Angra dos Reis (Cove of Kings) is the first small port on the route. Fishing and shipbuilding go on in this port town that looks out on a huge bay full of islands--Baia da Ilha Grande. The largest island is Ilha Grande, once an infamous pirates' lair. A sense of timelessness pervades. Angra has existed since 1502.

The chief group of hotels in this region is run by the Hotels do Frade (friar's hotels). They include the Hotel Portogalo and Hotel do Frade.

The Hotel Portogalo sits atop a hill overlooking Ilha Grande Bay. Most guests are in residence for a week's stay, taking their meals in the huge Iberian-style dining hall with its arched tile ceilings and stone floors.

The 100 guest apartments are tidy and simple, the grounds are pleasant and the public areas are tranquil and pretty, garlanded with bougainvillea and opening onto beautiful views of the town and harbor. Chairlifts take guests down the steep hillside to a small private beach; there's also a pool.

Guests at Portogalo pay with beads in the restaurant and bar, including tips, and the waiters walk around with necklaces which they collect. It threw everyone into confusion when a drop-in passer-by wanted a quick lunch on a cash basis ($5), although they did manage to oblige. (Double room, $60.)

Club Mediterranee plans a major resort nearby, and for some reason the hotel owners in the area are all enthusiastic about the competition.

Another hour's drive will take you to the 110-apartment Hotel do Frade, on its own beach that faces the bay. This resort has a nine-hole golf course, pool, two restaurants, and each room has a veranda with hammock. (Double, $50.)

One also passes an atomic power project and industrial plants.
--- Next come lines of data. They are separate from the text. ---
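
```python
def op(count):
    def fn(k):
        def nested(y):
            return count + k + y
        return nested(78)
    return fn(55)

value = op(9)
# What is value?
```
142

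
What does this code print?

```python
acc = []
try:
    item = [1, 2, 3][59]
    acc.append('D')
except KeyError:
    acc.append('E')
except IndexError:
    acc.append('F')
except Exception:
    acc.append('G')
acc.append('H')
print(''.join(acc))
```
FH

IndexError matches before generic Exception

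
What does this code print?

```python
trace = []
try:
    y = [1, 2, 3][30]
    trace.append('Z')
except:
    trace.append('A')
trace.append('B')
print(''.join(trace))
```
AB

Exception raised in try, caught by bare except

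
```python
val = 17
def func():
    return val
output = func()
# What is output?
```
17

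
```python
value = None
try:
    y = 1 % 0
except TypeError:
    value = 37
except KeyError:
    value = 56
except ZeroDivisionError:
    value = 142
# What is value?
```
142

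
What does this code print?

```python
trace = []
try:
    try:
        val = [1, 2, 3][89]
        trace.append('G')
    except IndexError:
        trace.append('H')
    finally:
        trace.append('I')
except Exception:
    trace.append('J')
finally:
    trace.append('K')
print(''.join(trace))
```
HIK

Both finally blocks run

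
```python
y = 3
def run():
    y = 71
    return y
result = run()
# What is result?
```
71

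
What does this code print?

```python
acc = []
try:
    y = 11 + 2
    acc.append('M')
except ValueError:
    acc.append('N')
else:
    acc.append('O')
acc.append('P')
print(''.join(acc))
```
MOP

else block runs when no exception occurs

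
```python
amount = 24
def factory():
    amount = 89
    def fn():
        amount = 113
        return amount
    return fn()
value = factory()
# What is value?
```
113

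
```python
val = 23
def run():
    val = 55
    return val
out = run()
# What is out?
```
55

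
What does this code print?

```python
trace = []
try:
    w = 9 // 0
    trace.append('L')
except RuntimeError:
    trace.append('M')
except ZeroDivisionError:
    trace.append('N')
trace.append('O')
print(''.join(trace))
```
NO

ZeroDivisionError is caught by its specific handler, not RuntimeError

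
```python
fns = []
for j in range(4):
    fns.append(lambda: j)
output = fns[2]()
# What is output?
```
3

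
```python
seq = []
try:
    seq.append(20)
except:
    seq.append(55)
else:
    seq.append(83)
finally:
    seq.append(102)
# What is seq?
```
[20, 83, 102]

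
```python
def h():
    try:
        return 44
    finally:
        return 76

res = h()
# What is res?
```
76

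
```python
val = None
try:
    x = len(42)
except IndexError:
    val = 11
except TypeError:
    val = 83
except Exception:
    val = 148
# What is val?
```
83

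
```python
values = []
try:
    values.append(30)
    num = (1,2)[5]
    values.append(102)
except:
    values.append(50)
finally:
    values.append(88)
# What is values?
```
[30, 50, 88]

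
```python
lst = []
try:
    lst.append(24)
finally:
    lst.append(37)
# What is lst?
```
[24, 37]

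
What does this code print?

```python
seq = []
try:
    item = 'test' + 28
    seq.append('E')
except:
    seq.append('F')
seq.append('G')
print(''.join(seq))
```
FG

Exception raised in try, caught by bare except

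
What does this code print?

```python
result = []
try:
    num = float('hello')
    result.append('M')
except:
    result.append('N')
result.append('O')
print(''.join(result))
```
NO

Exception raised in try, caught by bare except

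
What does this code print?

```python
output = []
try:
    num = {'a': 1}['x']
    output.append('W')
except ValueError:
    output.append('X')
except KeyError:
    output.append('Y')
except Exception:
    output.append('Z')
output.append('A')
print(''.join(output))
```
YA

KeyError matches before generic Exception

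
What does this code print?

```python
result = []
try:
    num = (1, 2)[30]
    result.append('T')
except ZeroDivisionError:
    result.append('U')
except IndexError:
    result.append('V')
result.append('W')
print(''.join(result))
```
VW

IndexError is caught by its specific handler, not ZeroDivisionError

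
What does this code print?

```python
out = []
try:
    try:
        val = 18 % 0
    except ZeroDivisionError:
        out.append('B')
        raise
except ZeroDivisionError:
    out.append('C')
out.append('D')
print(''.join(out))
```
BCD

raise without argument re-raises current exception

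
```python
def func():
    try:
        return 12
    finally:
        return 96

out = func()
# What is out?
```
96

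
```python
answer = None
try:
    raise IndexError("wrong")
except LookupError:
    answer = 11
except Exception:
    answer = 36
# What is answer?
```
11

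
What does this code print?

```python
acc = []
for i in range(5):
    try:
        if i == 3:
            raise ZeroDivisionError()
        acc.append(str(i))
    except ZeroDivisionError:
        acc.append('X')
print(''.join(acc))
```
012X4

Exception on i=3 caught, loop continues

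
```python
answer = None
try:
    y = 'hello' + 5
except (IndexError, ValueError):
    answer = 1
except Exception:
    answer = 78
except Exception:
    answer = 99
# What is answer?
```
78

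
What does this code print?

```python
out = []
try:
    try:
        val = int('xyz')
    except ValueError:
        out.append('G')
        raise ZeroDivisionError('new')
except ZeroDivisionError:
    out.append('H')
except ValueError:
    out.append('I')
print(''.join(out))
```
GH

New ZeroDivisionError raised, caught by outer ZeroDivisionError handler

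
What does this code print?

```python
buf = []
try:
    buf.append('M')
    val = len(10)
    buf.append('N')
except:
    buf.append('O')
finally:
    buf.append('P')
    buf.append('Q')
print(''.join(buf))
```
MOPQ

Code before exception runs, then except, then all of finally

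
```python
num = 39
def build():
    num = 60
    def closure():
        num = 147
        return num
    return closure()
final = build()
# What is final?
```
147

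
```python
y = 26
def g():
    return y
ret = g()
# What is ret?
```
26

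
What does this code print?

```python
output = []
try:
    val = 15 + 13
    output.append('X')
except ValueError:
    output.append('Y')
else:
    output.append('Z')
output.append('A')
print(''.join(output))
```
XZA

else block runs when no exception occurs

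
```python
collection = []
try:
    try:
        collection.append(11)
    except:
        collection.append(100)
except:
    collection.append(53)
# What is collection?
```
[11]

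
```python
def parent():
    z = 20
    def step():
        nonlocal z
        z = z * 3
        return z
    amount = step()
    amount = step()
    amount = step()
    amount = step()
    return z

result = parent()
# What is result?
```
1620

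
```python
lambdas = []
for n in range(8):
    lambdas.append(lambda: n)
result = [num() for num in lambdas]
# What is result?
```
[7, 7, 7, 7, 7, 7, 7, 7]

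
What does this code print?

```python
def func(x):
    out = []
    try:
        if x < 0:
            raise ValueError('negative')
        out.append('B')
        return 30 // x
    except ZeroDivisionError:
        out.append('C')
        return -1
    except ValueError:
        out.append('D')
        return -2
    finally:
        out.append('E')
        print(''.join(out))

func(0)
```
BCE

x=0 causes ZeroDivisionError, caught, finally prints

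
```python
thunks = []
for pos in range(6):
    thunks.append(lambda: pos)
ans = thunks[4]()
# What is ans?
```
5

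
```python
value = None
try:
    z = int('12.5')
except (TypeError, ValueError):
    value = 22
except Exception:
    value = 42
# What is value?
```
22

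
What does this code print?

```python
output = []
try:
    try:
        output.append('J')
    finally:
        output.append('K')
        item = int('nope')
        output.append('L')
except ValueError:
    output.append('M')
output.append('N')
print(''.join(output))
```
JKMN

Exception in inner finally caught by outer except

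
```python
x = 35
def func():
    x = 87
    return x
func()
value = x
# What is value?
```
35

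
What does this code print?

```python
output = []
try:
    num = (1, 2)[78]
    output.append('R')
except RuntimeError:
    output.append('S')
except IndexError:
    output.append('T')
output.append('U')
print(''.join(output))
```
TU

IndexError is caught by its specific handler, not RuntimeError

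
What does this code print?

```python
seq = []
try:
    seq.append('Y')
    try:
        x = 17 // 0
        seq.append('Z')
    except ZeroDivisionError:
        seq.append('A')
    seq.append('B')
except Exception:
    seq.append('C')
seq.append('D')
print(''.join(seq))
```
YABD

Inner exception caught by inner handler, outer continues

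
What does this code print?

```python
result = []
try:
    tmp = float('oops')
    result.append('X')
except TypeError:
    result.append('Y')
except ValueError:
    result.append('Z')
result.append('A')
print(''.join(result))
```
ZA

ValueError is caught by its specific handler, not TypeError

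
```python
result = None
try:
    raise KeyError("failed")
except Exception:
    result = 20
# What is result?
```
20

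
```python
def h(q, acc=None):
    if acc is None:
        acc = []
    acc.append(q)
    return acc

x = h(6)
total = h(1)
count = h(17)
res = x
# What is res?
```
[6]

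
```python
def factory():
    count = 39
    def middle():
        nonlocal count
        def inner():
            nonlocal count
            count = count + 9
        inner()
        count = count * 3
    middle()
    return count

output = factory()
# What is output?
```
144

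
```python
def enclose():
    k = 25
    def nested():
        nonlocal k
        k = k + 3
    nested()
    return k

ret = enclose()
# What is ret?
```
28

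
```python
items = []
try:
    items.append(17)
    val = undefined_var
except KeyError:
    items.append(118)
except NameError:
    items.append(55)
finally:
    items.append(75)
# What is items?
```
[17, 55, 75]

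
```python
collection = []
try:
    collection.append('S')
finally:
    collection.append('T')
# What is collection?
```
['S', 'T']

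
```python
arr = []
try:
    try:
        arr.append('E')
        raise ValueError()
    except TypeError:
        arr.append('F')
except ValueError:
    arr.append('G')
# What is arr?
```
['E', 'G']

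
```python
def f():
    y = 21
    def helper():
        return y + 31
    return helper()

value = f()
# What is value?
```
52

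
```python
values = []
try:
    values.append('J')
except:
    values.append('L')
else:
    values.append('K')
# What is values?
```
['J', 'K']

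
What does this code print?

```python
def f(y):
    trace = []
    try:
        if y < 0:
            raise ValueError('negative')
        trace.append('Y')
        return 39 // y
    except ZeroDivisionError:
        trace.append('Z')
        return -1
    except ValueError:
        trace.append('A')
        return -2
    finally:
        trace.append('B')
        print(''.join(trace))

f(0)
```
YZB

y=0 causes ZeroDivisionError, caught, finally prints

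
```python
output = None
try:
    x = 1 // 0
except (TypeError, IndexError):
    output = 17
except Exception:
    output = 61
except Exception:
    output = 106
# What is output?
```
61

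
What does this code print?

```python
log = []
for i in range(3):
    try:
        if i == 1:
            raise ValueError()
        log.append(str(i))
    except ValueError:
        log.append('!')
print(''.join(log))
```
0!2

Exception on i=1 caught, loop continues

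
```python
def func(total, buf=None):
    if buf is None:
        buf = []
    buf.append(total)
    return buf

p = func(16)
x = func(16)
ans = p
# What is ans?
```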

They seem out of context among the myriad coves and bays, along a road that twists and dips, and that sometimes seems to curl back upon itself to get another look at where it's been.

Parati is the star attraction on this coastline, and its inaccessibility for so many years is undoubtedly the reason that time stood still here, while the rest of the world ushered in the modern way of life.

Inhabited since 1650, Parati has changed little since its days as a way station for Brazilian gold heading from Minas Gerais to Portugal in the 18th Century. When the road between Rio and Sao Paulo was built over an inland route a century ago, time passed Parati by.

When the coast route was created, bringing Parati into renewed contact with the world, an admiring modern eye rediscovered an authentic colonial town worth preserving, with its cobblestone streets and baroque buildings. Today Parati is a national monument and is considered to be an important example of colonial architecture.

The movies have also discovered the town. The Brazilian classic "Gabriella" with Sonia Braga and "The Emerald Forest" of John Boorman were both shot here.

But for all the attention, life in Parati goes on pretty much as it has for 200 years, with a few concessions to modernity--telephone poles and overhead wires being the most obtrusive to a purist's eye.

White plaster buildings, with brightly painted wood trim or wrought-iron balconies, are bedecked with primrose and coleus. On my visit, an occasional clip-clopping pony pulled a wooden cart over the cobblestones. Men with wide straw hats maneuvered wheelbarrows between the stones. People leaned out their windows, watching the action or talking with a neighbor. Besides its Old World charm, Parati does a lively business with its art galleries, boutiques and shops that appeal to tourists.

I was most struck by the sense of quietude that pervades the town. Clusters of children chatter softly. Groups of adults converse in quiet tones. Background music is the merest whisper behind these muted voices.

An evening stroll yielded musical notes in single file: the plunking of a piano behind a shuttered window, a small church choir in practice, the distant keening of a violin. People strolled about with the slow cadence of those who have no place they have to be.